March 25, 2015

No batteries required

By Julie Carter, Cowgirl Sass & Savvy

It can be argued over the hood of a pickup or while leaning on the gate waiting for the brand inspector, but the fact is, the world has become a complicated place to navigate from the ranch at the end of 40 miles of dirt road.

The cow business might possibly be the last bastion of commerce conducted on a man’s word. Cattlemen of good repute can still buy and sell cattle over the phone and the rancher will send the check with the trucker when the new cattle are delivered.

A generation has passed since the day of signature loans for large amounts of money for cattle, equipment, feed or whatever. Now you need to have a credit report from some place in the sky and a mortgage on whatever you were using the money for and sometimes even throw in the first-born male child for security.
And counter checks? Remember when you just walked into any place of business and filled out a blank check that was on the counter and then signed it? Now you have to have three photo ID’s, your home and cell phone numbers, your blood type and recent dental records to cash a $12 check in a business you frequent three times a week.

The concept of buying groceries on a tab still exists in a few tiny places off the beaten track. And some, not many, will let you pay when the fall check comes after the calves, lambs or wool are sold, even knowing it might not happen this year.

Along with the economic changes we have also lost an entire language that was common to rural living. If you hear it now, it is usually prefaced with “my grandmother used to say,” or “my dad used to call it that.”

What passes for words today is set of labels and directions directly related to electronic devices and make no sense to any cowboy old enough to remember black and white television and Bonanza. We live in a high-tech fast-paced world that swallows up time faster than we can get comfortable with each new thing.

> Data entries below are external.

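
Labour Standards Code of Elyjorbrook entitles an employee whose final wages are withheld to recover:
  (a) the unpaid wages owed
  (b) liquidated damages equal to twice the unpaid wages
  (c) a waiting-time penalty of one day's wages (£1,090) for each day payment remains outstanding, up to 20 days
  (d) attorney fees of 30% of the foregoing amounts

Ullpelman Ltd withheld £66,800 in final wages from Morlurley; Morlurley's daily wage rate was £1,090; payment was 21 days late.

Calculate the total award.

Doubled: 2 × £66,800 = £133,600
Penalty days: min(21, 20) = 20
Waiting-time penalty: 20 × £1,090 = £21,800
Subtotal: £66,800 + £133,600 + £21,800 = £222,200
Attorney fees: 30% of £222,200 = £66,660
Total award: £222,200 + £66,660 = £288,860

£288,860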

“Store bought” was an indicator of a slight increase in financial status. Eating “light bread” as opposed to biscuits or cornbread was said when it came from the store.
“Store bought” indicated extra value and often came with braggin’ rights.

Getting big enough to reach the “foot feed” in the pickup so I could drive was a milestone. I remember my first “picture show,” and when my brothers got their “ears lowered.”

Does anyone get lumbago anymore or self-medicate with castor oil and prune juice? And remember Metholatum rub and that stinkin’ rag around your neck if you had a cough?

There was a time when the saddle was a workbench in the making of Western history and then became a throne of tradition that endures yet today. But just as fishing became a sport, so, also, did cowboying. Horses have gained recreational value and saddles are created specific to the job of cutting, steer roping, team roping, calf roping, barrel racing or reining. One saddle that does all is an endangered species.

And remember the horse racks that fit in the bed of the pickup? The fancier ones had a hood right over the top of the cab to protect the eyes and head of the horse. Somewhere in time horse trailers got popular and now they cost more than a house.

This is the standard “I remember when Hershey bars were a nickel and I walked five miles to school, up hill both directions” discussion. It doesn’t have an ending and doesn’t serve any purpose other than the warm fuzzies of reminiscing the “good old days.”

Anyone recall Big Chief tablets with pages of paper that had wood chips embedded in them so big that your pencil skipped when you wrote over one? But, no batteries were required.